Eugene Habiyaremye était l’un des agriculteurs les plus pauvres du village de Shyogwe, à Muhanga, dans le sud du Rwanda. Mais depuis qu’il a commencé à utiliser un mélange d’urines humaines et de bouse de vache sur ses tomates, il est devenu le cultivateur de tomates le plus performant. « J’ai commencé en 2004, après avoir entendu à la radio que les urines diluées pouvaient constituer un engrais extraordinaire. »

M. Habiyeremye explique comment il fait. « Vois-tu ces grandes calebasses? Je mets les urines de vaches dans celle-ci et celles des humains dans l’autre. Je les couvre pendant deux semaines puis j’en verse une certaine quantité dans cette citerne, en fonction de l’eau qu’elle contient. » Ce processus lui permet de diluer l’urine avec la bonne quantité d’eau. Il filtre ce mélange. Ensuite, il asperge ses tomates avec le mélange, à l’aide de petits tuyaux d’irrigation.

Émile Mbaraga est technicien agronome. Il explique que « L’urée présente dans l’urine contient 60 à 80% d’azote qui, si utilisé non dilué, brûle les racines de nombreuses espèces. » Il dit qu’à un litre d’urine il faut ajouter quatre litres d’eau pour arroser des légumes. Pour une bananeraie, pour un litre d’urine, il faut 1 litre d’eau. Pour le maïs, il faut un litre d’urine pour 2 litres d’eau. Tout cela pendant la saison sèche.
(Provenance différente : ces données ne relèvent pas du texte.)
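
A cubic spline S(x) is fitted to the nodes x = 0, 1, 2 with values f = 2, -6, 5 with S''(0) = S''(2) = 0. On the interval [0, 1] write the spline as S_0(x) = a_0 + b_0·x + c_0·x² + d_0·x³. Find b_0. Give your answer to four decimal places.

Put σ_i = S'' at the i-th knot. Here h = (1, 1) and Δ = (-8, 11), so the interior equations h_(i-1)·σ_(i-1) + 2(h_(i-1)+h_i)·σ_i + h_i·σ_(i+1) = 6(Δ_i − Δ_(i-1)) read
  1·σ_0 + 4·σ_1 + 1·σ_2 = 6(Δ_1 - Δ_0) = 114
Natural end conditions: σ_0 = σ_2 = 0.
Hence σ_0 = 0, σ_1 = 57/2, σ_2 = 0.
On [0, 1], with S_0(x) = a_0 + b_0·x + c_0·x² + d_0·x³: c_0 = σ_0/2 = 0, d_0 = (σ_1 - σ_0)/(6h_0) = 19/4, b_0 = Δ_0 - h_0(2σ_0 + σ_1)/6 = -51/4.

-12.7500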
M. Mbaraga dit que durant la saison des pluies, il est possible de mettre moins d’eau que d’urine. Cela est dû au fait que « les eaux de pluie favorisent la dilution des urines qui fertilisent la plante. »

À Rurama, dans la province de l’Est, les agriculteurs utilisent cet engrais à base d’urine afin de faciliter le redémarrage de leur culture de bananes. Sylvie Uzamukunda est une animatrice agricole, formée par une ONG locale. Elle dit : « Non seulement les bananeraies étaient vieilles mais, cela combiné avec le manque d’engrais et d’eau dans la région, on allait vers leur probable disparition. » Les agriculteurs à Rurama ont été formé sur comment utiliser l’urine et ont visité d’autres communautés qui ont utilisé de l’urine dans leurs champs. Mme Uzamukunda explique « Nous récoltons les urines dans les petits seaux puis les mettons dans de petits jerrycans et couvrons la surface de cendres pour empêcher la mauvaise odeur et la présence des mouches puis les déposons dans un coin sûr. » Ils ont ainsi sauvé leurs bananeraies. « Nous avons exigé des membres de nos coopératives d’imiter ceux qui utilisent les urines des vaches voire les humaines », témoigne Mme Uwanyirigira.

Eugène Habiyaremye a inspiré son voisin Faustin Uwamnyirigira. « Je suis un soudeur et un maçon, » raconte M. Habiyaremye. « Mais, depuis je me suis intéressé aux tomates. Je cultive des tomates dans cette parcelle. Je ne manque jamais d’argent dans ma poche actuellement. Ma famille et mes voisins se nourrissent aussi de ses tomates. »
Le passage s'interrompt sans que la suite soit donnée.